Believe it or not, there is a right and a wrong way to lift heavy loads. Follow these safety tips to reduce the risk of injury, specifically to your neck, back and shoulders:
- Use a stool or ladder to access items on high shelves to avoid reaching over your head.
- Separate large boxes into smaller loads and carry them one at a time.
- Use handrails when traveling on stairs while carrying items.
- Use a hand cart when moving large items. If you are 18 years or older, you may also use a forklift or pallet jack to help transport products.
- Wear gloves to prevent getting slivers or nail puncture wounds.
- Never attempt to carry anything without examining the path you will take. If there are obstacles in the way, remove them before continuing.
The Lifting Process
Now that you have put all cautions in place, here is how you pick up a load without the risk of injury:
- Bring the load as close to your body as possible before lifting.
- Push up with your legs instead of your back and keep your head up and your back straight. Also, bend at your knees.
- As you need to turn, shift your feet versus twisting your body at the waist.
- Keep the load directly in front of you with your elbows in close to your body as you walk with the load.
- When lowering it down, use your legs and bend your knees to slowly lower the load. Set down the objects while watching out for your fingers and toes.
Stacking and Storage
- Stack heavier items on the lower shelves to reduce the need to reach over your head.
- Place items that you and other staff members use frequently on shelves at waist level to reduce reaching.
Food Preparation Precautions
Tips for preventing injuries while preparing food
Preparing food can be a very fun and rewarding experience. You get to see the “fruits” of your labor and know that someone is enjoying what you’ve created.
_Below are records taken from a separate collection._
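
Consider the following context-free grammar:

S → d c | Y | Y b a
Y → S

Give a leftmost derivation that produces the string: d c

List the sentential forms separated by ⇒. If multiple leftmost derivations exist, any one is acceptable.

S ⇒ Y ⇒ S ⇒ Y ⇒ S ⇒ d c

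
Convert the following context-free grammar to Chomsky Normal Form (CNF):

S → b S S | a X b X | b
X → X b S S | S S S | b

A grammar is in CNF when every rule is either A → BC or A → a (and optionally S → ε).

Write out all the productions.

TB → b; TA → a; S → b; X → b; S → TB X0; X0 → S S; S → TA X1; X1 → X X2; X2 → TB X; X → X X3; X3 → TB X4; X4 → S S; X → S X5; X5 → S S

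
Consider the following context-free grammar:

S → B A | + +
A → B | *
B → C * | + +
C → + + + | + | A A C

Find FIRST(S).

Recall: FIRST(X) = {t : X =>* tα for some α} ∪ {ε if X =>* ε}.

We compute FIRST(S) using the standard algorithm.
FIRST(A) = {*, +}
FIRST(B) = {*, +}
FIRST(C) = {*, +}
FIRST(S) = {*, +}
Therefore, FIRST(S) = {*, +}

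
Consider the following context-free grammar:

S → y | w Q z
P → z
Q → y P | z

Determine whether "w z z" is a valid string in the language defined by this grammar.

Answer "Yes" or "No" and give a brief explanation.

Yes - a valid derivation exists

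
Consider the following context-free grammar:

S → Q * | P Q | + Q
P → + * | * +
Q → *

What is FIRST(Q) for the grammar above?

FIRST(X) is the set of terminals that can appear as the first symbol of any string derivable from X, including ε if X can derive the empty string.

We compute FIRST(Q) using the standard algorithm.
FIRST(P) = {*, +}
FIRST(Q) = {*}
FIRST(S) = {*, +}
Therefore, FIRST(Q) = {*}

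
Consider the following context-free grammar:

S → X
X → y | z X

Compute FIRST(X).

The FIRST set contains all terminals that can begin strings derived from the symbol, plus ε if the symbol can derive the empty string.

We compute FIRST(X) using the standard algorithm.
FIRST(S) = {y, z}
FIRST(X) = {y, z}
Therefore, FIRST(X) = {y, z}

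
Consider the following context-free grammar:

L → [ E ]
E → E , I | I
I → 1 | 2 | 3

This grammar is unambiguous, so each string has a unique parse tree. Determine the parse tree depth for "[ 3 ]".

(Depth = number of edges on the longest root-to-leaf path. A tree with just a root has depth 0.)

3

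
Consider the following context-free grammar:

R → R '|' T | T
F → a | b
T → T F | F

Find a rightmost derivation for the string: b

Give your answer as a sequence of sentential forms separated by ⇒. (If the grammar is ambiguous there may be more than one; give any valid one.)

R ⇒ T ⇒ F ⇒ b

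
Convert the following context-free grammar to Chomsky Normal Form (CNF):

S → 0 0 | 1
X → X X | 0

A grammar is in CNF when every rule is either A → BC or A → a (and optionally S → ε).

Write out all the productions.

T0 → 0; S → 1; X → 0; S → T0 T0; X → X X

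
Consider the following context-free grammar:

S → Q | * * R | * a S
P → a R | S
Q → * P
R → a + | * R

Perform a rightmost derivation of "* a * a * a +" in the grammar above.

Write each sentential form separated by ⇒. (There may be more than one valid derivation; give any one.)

S ⇒ * a S ⇒ * a Q ⇒ * a * P ⇒ * a * a R ⇒ * a * a * R ⇒ * a * a * a +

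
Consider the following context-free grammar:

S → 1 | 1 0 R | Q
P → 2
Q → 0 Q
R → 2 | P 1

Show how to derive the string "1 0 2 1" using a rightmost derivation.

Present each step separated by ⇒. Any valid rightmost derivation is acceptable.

S ⇒ 1 0 R ⇒ 1 0 P 1 ⇒ 1 0 2 1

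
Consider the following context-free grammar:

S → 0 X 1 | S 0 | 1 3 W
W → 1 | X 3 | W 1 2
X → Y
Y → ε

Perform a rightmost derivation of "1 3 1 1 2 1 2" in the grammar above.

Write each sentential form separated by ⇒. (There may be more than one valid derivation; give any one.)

S ⇒ 1 3 W ⇒ 1 3 W 1 2 ⇒ 1 3 W 1 2 1 2 ⇒ 1 3 1 1 2 1 2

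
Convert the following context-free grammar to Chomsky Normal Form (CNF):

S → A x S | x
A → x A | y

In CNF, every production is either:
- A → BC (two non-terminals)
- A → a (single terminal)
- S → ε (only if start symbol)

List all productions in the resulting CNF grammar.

TX → x; S → x; A → y; S → A X0; X0 → TX S; A → TX A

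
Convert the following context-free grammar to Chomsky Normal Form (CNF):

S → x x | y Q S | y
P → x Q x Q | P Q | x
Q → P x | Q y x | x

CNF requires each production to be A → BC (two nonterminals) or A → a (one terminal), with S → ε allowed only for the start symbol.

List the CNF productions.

TX → x; TY → y; S → y; P → x; Q → x; S → TX TX; S → TY X0; X0 → Q S; P → TX X1; X1 → Q X2; X2 → TX Q; P → P Q; Q → P TX; Q → Q X3; X3 → TY TX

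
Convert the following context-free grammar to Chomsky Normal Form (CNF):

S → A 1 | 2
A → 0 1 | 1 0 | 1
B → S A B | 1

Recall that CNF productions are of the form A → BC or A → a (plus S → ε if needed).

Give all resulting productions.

T1 → 1; S → 2; T0 → 0; A → 1; B → 1; S → A T1; A → T0 T1; A → T1 T0; B → S X0; X0 → A B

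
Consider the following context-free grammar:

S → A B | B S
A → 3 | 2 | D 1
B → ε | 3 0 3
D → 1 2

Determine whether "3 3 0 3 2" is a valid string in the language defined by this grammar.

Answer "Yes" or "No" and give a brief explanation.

No - no valid derivation exists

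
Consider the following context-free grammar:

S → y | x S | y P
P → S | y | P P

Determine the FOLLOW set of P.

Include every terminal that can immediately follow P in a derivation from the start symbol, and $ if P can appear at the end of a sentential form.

We compute FOLLOW(P) using the standard algorithm.
FOLLOW(S) starts with {$}.
FIRST(P) = {x, y}
FIRST(S) = {x, y}
FOLLOW(P) = {$, x, y}
FOLLOW(S) = {$, x, y}
Therefore, FOLLOW(P) = {$, x, y}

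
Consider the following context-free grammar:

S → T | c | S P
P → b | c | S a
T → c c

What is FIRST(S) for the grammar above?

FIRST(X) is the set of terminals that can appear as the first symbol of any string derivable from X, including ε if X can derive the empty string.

We compute FIRST(S) using the standard algorithm.
FIRST(P) = {b, c}
FIRST(S) = {c}
FIRST(T) = {c}
Therefore, FIRST(S) = {c}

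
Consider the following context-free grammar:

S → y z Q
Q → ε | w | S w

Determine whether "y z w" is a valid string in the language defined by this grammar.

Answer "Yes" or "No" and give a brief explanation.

Yes - a valid derivation exists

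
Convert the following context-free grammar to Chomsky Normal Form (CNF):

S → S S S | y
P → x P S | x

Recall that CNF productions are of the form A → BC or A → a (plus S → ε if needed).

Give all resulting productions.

S → y; TX → x; P → x; S → S X0; X0 → S S; P → TX X1; X1 → P S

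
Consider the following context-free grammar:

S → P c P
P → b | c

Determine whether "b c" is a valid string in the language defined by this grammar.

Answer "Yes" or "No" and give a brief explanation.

No - no valid derivation exists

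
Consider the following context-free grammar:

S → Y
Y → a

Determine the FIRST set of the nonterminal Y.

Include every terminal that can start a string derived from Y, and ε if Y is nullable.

We compute FIRST(Y) using the standard algorithm.
FIRST(S) = {a}
FIRST(Y) = {a}
Therefore, FIRST(Y) = {a}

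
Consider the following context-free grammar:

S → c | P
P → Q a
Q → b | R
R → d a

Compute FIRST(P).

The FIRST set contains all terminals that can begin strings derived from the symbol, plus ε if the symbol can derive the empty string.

We compute FIRST(P) using the standard algorithm.
FIRST(P) = {b, d}
FIRST(Q) = {b, d}
FIRST(R) = {d}
FIRST(S) = {b, c, d}
Therefore, FIRST(P) = {b, d}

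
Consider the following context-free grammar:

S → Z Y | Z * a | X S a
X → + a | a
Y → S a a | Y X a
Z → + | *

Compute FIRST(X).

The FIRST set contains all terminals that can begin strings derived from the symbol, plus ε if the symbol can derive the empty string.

We compute FIRST(X) using the standard algorithm.
FIRST(S) = {*, +, a}
FIRST(X) = {+, a}
FIRST(Y) = {*, +, a}
FIRST(Z) = {*, +}
Therefore, FIRST(X) = {+, a}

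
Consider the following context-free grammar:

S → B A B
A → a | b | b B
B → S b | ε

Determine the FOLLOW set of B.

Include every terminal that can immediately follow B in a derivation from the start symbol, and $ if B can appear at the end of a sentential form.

We compute FOLLOW(B) using the standard algorithm.
FOLLOW(S) starts with {$}.
FIRST(A) = {a, b}
FIRST(B) = {a, b, ε}
FIRST(S) = {a, b}
FOLLOW(A) = {$, a, b}
FOLLOW(B) = {$, a, b}
FOLLOW(S) = {$, b}
Therefore, FOLLOW(B) = {$, a, b}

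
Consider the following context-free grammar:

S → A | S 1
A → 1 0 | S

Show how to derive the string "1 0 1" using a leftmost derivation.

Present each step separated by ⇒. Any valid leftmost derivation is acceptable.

S ⇒ A ⇒ S ⇒ S 1 ⇒ A 1 ⇒ 1 0 1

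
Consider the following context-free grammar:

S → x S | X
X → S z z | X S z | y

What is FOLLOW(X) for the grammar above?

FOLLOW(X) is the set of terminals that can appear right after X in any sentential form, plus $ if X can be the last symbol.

We compute FOLLOW(X) using the standard algorithm.
FOLLOW(S) starts with {$}.
FIRST(S) = {x, y}
FIRST(X) = {x, y}
FOLLOW(S) = {$, z}
FOLLOW(X) = {$, x, y, z}
Therefore, FOLLOW(X) = {$, x, y, z}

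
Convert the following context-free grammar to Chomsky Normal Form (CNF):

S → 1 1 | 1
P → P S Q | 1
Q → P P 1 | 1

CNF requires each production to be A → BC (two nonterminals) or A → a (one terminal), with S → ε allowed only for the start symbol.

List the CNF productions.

T1 → 1; S → 1; P → 1; Q → 1; S → T1 T1; P → P X0; X0 → S Q; Q → P X1; X1 → P T1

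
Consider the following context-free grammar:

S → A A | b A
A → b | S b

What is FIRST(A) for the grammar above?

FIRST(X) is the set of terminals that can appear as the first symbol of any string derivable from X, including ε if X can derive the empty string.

We compute FIRST(A) using the standard algorithm.
FIRST(A) = {b}
FIRST(S) = {b}
Therefore, FIRST(A) = {b}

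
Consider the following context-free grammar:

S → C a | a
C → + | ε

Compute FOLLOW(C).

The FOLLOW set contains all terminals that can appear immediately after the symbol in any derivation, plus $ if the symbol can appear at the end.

We compute FOLLOW(C) using the standard algorithm.
FOLLOW(S) starts with {$}.
FIRST(C) = {+, ε}
FIRST(S) = {+, a}
FOLLOW(C) = {a}
FOLLOW(S) = {$}
Therefore, FOLLOW(C) = {a}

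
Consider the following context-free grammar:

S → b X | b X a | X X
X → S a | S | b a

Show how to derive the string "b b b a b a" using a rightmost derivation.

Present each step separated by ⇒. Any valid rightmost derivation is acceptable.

S ⇒ b X ⇒ b S ⇒ b b X ⇒ b b S ⇒ b b X X ⇒ b b X b a ⇒ b b b a b a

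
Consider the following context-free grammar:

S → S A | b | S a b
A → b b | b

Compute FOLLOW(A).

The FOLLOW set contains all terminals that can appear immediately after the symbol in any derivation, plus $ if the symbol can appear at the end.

We compute FOLLOW(A) using the standard algorithm.
FOLLOW(S) starts with {$}.
FIRST(A) = {b}
FIRST(S) = {b}
FOLLOW(A) = {$, a, b}
FOLLOW(S) = {$, a, b}
Therefore, FOLLOW(A) = {$, a, b}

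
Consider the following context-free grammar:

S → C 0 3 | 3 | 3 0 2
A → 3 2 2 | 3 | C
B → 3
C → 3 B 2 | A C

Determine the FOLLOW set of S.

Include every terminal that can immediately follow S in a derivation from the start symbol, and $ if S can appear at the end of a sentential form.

We compute FOLLOW(S) using the standard algorithm.
FOLLOW(S) starts with {$}.
FIRST(A) = {3}
FIRST(B) = {3}
FIRST(C) = {3}
FIRST(S) = {3}
FOLLOW(A) = {3}
FOLLOW(B) = {2}
FOLLOW(C) = {0, 3}
FOLLOW(S) = {$}
Therefore, FOLLOW(S) = {$}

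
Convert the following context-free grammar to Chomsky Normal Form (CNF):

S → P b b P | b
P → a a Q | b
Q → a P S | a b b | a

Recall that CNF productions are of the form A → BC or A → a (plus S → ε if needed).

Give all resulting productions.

TB → b; S → b; TA → a; P → b; Q → a; S → P X0; X0 → TB X1; X1 → TB P; P → TA X2; X2 → TA Q; Q → TA X3; X3 → P S; Q → TA X4; X4 → TB TB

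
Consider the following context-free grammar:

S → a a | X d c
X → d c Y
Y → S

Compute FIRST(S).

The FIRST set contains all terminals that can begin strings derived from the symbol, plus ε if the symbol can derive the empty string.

We compute FIRST(S) using the standard algorithm.
FIRST(S) = {a, d}
FIRST(X) = {d}
FIRST(Y) = {a, d}
Therefore, FIRST(S) = {a, d}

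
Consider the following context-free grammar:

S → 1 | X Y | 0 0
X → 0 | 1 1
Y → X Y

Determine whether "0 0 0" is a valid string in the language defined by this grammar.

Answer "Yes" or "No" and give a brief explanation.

No - no valid derivation exists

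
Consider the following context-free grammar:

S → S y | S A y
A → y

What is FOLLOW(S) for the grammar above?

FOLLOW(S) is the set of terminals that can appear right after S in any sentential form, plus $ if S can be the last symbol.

We compute FOLLOW(S) using the standard algorithm.
FOLLOW(S) starts with {$}.
FIRST(A) = {y}
FIRST(S) = {}
FOLLOW(A) = {y}
FOLLOW(S) = {$, y}
Therefore, FOLLOW(S) = {$, y}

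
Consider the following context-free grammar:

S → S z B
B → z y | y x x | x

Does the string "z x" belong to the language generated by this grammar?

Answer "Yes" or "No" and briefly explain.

No - no valid derivation exists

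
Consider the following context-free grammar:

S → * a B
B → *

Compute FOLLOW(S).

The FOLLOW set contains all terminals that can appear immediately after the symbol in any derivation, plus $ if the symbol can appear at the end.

We compute FOLLOW(S) using the standard algorithm.
FOLLOW(S) starts with {$}.
FIRST(B) = {*}
FIRST(S) = {*}
FOLLOW(B) = {$}
FOLLOW(S) = {$}
Therefore, FOLLOW(S) = {$}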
While preparing food, there are several dangers that you may encounter in the kitchen. To ensure that you are not injured on the job, remember these safety tips.
Working with Knives
- Cut in the direction away from your body while keeping your fingers and thumbs out of the way of the cutting line
- Wear steel mesh or Kevlar gloves to protect your hands
- Let a falling knife fall; never try to catch it
- Carry knives with the cutting edge angled away from your body and the tip pointed down
Using Kitchen Equipment
Exercise these cautions when using slicers, dicers, steamers, choppers, microwaves and mixers:
- Use push sticks or tamps to push food into these machines; never use your hands to push items through
- Turn off and unplug machines before disassembling or cleaning
- Never open lids or put your hands into machines while they are on
- Use hot pads when removing hot items from the microwave to avoid burns
- Never place metal, foil or whole eggs into the microwave
- Stand to the side of a steamer and open the door using the lid as a shield between the machine and your body
- Always use the machine guarding provided for the appliances; never assume you will be safe without it
- Always lift with your knees and not your back
- Make sure loads are balanced before attempting to lift
- If you stand for a long time, use a foot rest to shift your weight back and forth
- Keep your elbows close to your body while cooking
- Use appliances to cut, dice and mix foods versus doing it by hand
- Rotate through various stations to avoid doing the same task over and over again and getting a strain
Preventing Slips and Falls
- Clean up spills immediately and use cones or signs to indicate a wet floor
- Wear non-slip footwear with the laces tied tight
- Use non-slip floor mats on surfaces that tend to get wet.